I’m not a spirtual person. I don’t believe ing god or a higher power and if people decide they don’t like me for that, then that’s fine. I come from a family of Christians who believe very strongly in God and Jesus. We agree to disagree and love each other regardless of opposing views on the world. Which is exactly how it should be. Not everyone has to agree on everything. However, that isn’t where this post is going I just went off on a tangent, as I’m want to do. My point is that I’m not spirtual, the river is the closest thing I have to a god and I’m lucky enough to hear it right outside my house every single night.
When I was in Portland there was no river. There was no stream. I found no brook. All I found was the ocean, and I honestly have no love or connection to it whatsoever, so it did me know good. Every day in Portland I would say to myself “I wish there was a river or a moving body of water.” But there never was.

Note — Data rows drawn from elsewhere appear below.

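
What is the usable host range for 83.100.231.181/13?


Network: 83.96.0.0
Broadcast: 83.103.255.255
First usable = network + 1
Last usable = broadcast - 1
Range: 83.96.0.1 to 83.103.255.254


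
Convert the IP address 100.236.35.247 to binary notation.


100 = 01100100
236 = 11101100
35 = 00100011
247 = 11110111
Binary: 01100100.11101100.00100011.11110111


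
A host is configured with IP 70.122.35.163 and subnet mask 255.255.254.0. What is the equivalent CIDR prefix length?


Binary: 11111111.11111111.11111110.00000000
Count leading 1s
Prefix: /23


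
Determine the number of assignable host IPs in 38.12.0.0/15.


Host bits = 32 - 15 = 17
Total addresses = 2^17 = 131072
Usable = total - 2 (network and broadcast)
Usable hosts: 131070


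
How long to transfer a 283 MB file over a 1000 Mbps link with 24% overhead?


Effective throughput = 1000 * (1 - 24/100) = 760 Mbps
File size in Mb = 283 * 8 = 2264 Mb
Time = 2264 / 760
Time = 2.9789 seconds


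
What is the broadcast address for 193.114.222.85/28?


Network: 193.114.222.80/28
Host bits = 4
Set all host bits to 1:
Broadcast: 193.114.222.95


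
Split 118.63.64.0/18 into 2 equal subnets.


New prefix = 18 + 1 = 19
Each subnet has 8192 addresses
  118.63.64.0/19
  118.63.96.0/19
Subnets: 118.63.64.0/19, 118.63.96.0/19


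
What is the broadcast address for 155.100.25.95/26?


Network: 155.100.25.64/26
Host bits = 6
Set all host bits to 1:
Broadcast: 155.100.25.127


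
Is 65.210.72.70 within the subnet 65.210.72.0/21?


Subnet network: 65.210.72.0
Test IP AND mask: 65.210.72.0
Yes, 65.210.72.70 is in 65.210.72.0/21


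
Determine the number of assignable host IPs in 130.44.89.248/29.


Host bits = 32 - 29 = 3
Total addresses = 2^3 = 8
Usable = total - 2 (network and broadcast)
Usable hosts: 6


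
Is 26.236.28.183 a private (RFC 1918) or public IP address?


RFC 1918 private ranges:
  10.0.0.0/8 (10.0.0.0 - 10.255.255.255)
  172.16.0.0/12 (172.16.0.0 - 172.31.255.255)
  192.168.0.0/16 (192.168.0.0 - 192.168.255.255)
Public (not in any RFC 1918 range)


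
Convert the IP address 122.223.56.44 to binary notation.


122 = 01111010
223 = 11011111
56 = 00111000
44 = 00101100
Binary: 01111010.11011111.00111000.00101100


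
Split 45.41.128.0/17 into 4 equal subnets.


New prefix = 17 + 2 = 19
Each subnet has 8192 addresses
  45.41.128.0/19
  45.41.160.0/19
  45.41.192.0/19
  45.41.224.0/19
Subnets: 45.41.128.0/19, 45.41.160.0/19, 45.41.192.0/19, 45.41.224.0/19


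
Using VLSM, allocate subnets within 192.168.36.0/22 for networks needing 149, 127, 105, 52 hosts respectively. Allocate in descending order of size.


149 hosts -> /24 (254 usable): 192.168.36.0/24
127 hosts -> /24 (254 usable): 192.168.37.0/24
105 hosts -> /25 (126 usable): 192.168.38.0/25
52 hosts -> /26 (62 usable): 192.168.38.128/26
Allocation: 192.168.36.0/24 (149 hosts, 254 usable); 192.168.37.0/24 (127 hosts, 254 usable); 192.168.38.0/25 (105 hosts, 126 usable); 192.168.38.128/26 (52 hosts, 62 usable)


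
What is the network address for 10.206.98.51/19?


IP:   00001010.11001110.01100010.00110011
Mask: 11111111.11111111.11100000.00000000
AND operation:
Net:  00001010.11001110.01100000.00000000
Network: 10.206.96.0/19


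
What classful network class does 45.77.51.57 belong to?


First octet: 45
Binary: 00101101
0xxxxxxx -> Class A (1-126)
Class A, default mask 255.0.0.0 (/8)


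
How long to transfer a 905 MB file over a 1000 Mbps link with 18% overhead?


Effective throughput = 1000 * (1 - 18/100) = 820.0 Mbps
File size in Mb = 905 * 8 = 7240 Mb
Time = 7240 / 820.0
Time = 8.8293 seconds


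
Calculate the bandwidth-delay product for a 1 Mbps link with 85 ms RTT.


BDP = bandwidth * RTT
= 1 Mbps * 85 ms
= 1 * 1e6 * 85 / 1000 bits
= 85000 bits
= 10625 bytes
= 10.376 KB
BDP = 85000 bits (10625 bytes)


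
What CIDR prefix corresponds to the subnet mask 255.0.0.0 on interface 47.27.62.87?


Binary: 11111111.00000000.00000000.00000000
Count leading 1s
Prefix: /8


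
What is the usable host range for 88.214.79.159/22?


Network: 88.214.76.0
Broadcast: 88.214.79.255
First usable = network + 1
Last usable = broadcast - 1
Range: 88.214.76.1 to 88.214.79.254


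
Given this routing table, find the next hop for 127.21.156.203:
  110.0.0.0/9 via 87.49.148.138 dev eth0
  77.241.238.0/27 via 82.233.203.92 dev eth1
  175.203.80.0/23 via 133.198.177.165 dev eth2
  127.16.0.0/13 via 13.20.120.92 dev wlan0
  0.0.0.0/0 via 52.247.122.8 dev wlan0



Longest prefix match for 127.21.156.203:
  /9 110.0.0.0: no
  /27 77.241.238.0: no
  /23 175.203.80.0: no
  /13 127.16.0.0: MATCH
  /0 0.0.0.0: MATCH
Selected: next-hop 13.20.120.92 via wlan0 (matched /13)


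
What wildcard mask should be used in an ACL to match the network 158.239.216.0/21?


Subnet mask: 255.255.248.0
Wildcard = 255.255.255.255 - subnet mask
255 - 255 = 0
255 - 255 = 0
255 - 248 = 7
255 - 0 = 255
Wildcard: 0.0.7.255


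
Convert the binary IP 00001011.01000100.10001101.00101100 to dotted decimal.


00001011 = 11
01000100 = 68
10001101 = 141
00101100 = 44
IP: 11.68.141.44


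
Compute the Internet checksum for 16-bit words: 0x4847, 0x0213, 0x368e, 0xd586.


Sum all words (with carry folding):
+ 0x4847 = 0x4847
+ 0x0213 = 0x4a5a
+ 0x368e = 0x80e8
+ 0xd586 = 0x566f
One's complement: ~0x566f
Checksum = 0xa990


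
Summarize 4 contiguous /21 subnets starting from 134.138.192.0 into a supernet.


Original prefix: /21
Number of subnets: 4 = 2^2
New prefix = 21 - 2 = 19
Supernet: 134.138.192.0/19


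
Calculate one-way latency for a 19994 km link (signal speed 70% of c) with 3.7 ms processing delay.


Speed = 0.7 * 3e5 km/s = 210000 km/s
Propagation delay = 19994 / 210000 = 0.0952 s = 95.2095 ms
Processing delay = 3.7 ms
Total one-way latency = 98.9095 ms


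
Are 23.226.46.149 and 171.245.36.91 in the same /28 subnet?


Mask: 255.255.255.240
23.226.46.149 AND mask = 23.226.46.144
171.245.36.91 AND mask = 171.245.36.80
No, different subnets (23.226.46.144 vs 171.245.36.80)


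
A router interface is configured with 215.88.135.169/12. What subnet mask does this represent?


/12 means 12 network bits, 20 host bits
Binary: 11111111111100000000000000000000
Mask: 255.240.0.0


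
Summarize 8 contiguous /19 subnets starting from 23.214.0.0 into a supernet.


Original prefix: /19
Number of subnets: 8 = 2^3
New prefix = 19 - 3 = 16
Supernet: 23.214.0.0/16


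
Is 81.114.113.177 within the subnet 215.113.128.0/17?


Subnet network: 215.113.128.0
Test IP AND mask: 81.114.0.0
No, 81.114.113.177 is not in 215.113.128.0/17


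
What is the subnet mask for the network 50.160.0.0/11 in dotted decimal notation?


/11 means 11 network bits, 21 host bits
Binary: 11111111111000000000000000000000
Mask: 255.224.0.0


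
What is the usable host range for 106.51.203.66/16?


Network: 106.51.0.0
Broadcast: 106.51.255.255
First usable = network + 1
Last usable = broadcast - 1
Range: 106.51.0.1 to 106.51.255.254


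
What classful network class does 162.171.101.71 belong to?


First octet: 162
Binary: 10100010
10xxxxxx -> Class B (128-191)
Class B, default mask 255.255.0.0 (/16)


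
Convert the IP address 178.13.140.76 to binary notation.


178 = 10110010
13 = 00001101
140 = 10001100
76 = 01001100
Binary: 10110010.00001101.10001100.01001100


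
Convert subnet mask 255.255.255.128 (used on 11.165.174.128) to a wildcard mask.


Subnet mask: 255.255.255.128
Wildcard = 255.255.255.255 - subnet mask
255 - 255 = 0
255 - 255 = 0
255 - 255 = 0
255 - 128 = 127
Wildcard: 0.0.0.127


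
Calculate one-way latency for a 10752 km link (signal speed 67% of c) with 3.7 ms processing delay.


Speed = 0.67 * 3e5 km/s = 201000 km/s
Propagation delay = 10752 / 201000 = 0.0535 s = 53.4925 ms
Processing delay = 3.7 ms
Total one-way latency = 57.1925 ms


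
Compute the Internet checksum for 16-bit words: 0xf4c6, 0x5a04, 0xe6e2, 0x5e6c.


Sum all words (with carry folding):
+ 0xf4c6 = 0xf4c6
+ 0x5a04 = 0x4ecb
+ 0xe6e2 = 0x35ae
+ 0x5e6c = 0x941a
One's complement: ~0x941a
Checksum = 0x6be5


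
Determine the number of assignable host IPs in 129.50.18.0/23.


Host bits = 32 - 23 = 9
Total addresses = 2^9 = 512
Usable = total - 2 (network and broadcast)
Usable hosts: 510


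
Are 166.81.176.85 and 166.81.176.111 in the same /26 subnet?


Mask: 255.255.255.192
166.81.176.85 AND mask = 166.81.176.64
166.81.176.111 AND mask = 166.81.176.64
Yes, same subnet (166.81.176.64)


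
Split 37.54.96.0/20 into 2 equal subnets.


New prefix = 20 + 1 = 21
Each subnet has 2048 addresses
  37.54.96.0/21
  37.54.104.0/21
Subnets: 37.54.96.0/21, 37.54.104.0/21


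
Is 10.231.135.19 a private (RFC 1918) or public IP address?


RFC 1918 private ranges:
  10.0.0.0/8 (10.0.0.0 - 10.255.255.255)
  172.16.0.0/12 (172.16.0.0 - 172.31.255.255)
  192.168.0.0/16 (192.168.0.0 - 192.168.255.255)
Private (in 10.0.0.0/8)


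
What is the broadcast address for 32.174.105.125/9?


Network: 32.128.0.0/9
Host bits = 23
Set all host bits to 1:
Broadcast: 32.255.255.255


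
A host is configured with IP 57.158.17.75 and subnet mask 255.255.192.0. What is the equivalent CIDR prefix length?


Binary: 11111111.11111111.11000000.00000000
Count leading 1s
Prefix: /18


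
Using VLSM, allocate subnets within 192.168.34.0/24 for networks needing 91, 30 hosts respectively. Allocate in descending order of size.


91 hosts -> /25 (126 usable): 192.168.34.0/25
30 hosts -> /27 (30 usable): 192.168.34.128/27
Allocation: 192.168.34.0/25 (91 hosts, 126 usable); 192.168.34.128/27 (30 hosts, 30 usable)


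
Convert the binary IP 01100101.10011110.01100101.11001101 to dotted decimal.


01100101 = 101
10011110 = 158
01100101 = 101
11001101 = 205
IP: 101.158.101.205


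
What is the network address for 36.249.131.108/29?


IP:   00100100.11111001.10000011.01101100
Mask: 11111111.11111111.11111111.11111000
AND operation:
Net:  00100100.11111001.10000011.01101000
Network: 36.249.131.104/29


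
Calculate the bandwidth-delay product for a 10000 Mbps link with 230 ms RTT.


BDP = bandwidth * RTT
= 10000 Mbps * 230 ms
= 10000 * 1e6 * 230 / 1000 bits
= 2300000000 bits
= 287500000 bytes
= 280761.7188 KB
BDP = 2300000000 bits (287500000 bytes)


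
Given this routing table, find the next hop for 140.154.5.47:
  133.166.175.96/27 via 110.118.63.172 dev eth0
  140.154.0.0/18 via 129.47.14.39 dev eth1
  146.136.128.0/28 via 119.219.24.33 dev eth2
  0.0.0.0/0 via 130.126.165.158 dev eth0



Longest prefix match for 140.154.5.47:
  /27 133.166.175.96: no
  /18 140.154.0.0: MATCH
  /28 146.136.128.0: no
  /0 0.0.0.0: MATCH
Selected: next-hop 129.47.14.39 via eth1 (matched /18)


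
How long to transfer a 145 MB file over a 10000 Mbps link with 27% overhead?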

And you know what else? I was never really happy there.
The happiest point in my summer last year, right after I moved home, was when we did our play run on the river. At the end we beached our raft in a friends back yard and I just sat in the river, in the sun, letting the water rush past me. Cleanse me. I have never been as happy as I was in that one singular moment. I was home. I was exactly where I belonged and where I needed to be and taking a year away from it was what made me realize it.
Sometimes I look back at my time in Portland and wonder why I ever thought that would be a good idea but then I realize I needed to do it because if I hadn’t I would always take my home for granted and would never have realized that this is where I’m supposed to be. And do you know what really made me realize this? The river. The lack of river in Portland and then appreciating it for what it is when I got back.
Not everyone has a river and not everyone has a God. It’s unfortunate. And a lot of people are busy, really busy, all the time. So I would suggest you take time to yourself. Turn your phone off, leave your computer/ipad/electronics at home, and go spend time with yourselfm be it 10 minutes or two days. At a church, or next to the river, maybe on top of the highest building in New York City. I don’t know, but take time for yourself, make sure you are happy, and never ever take the things that do make you happy and whole for granted.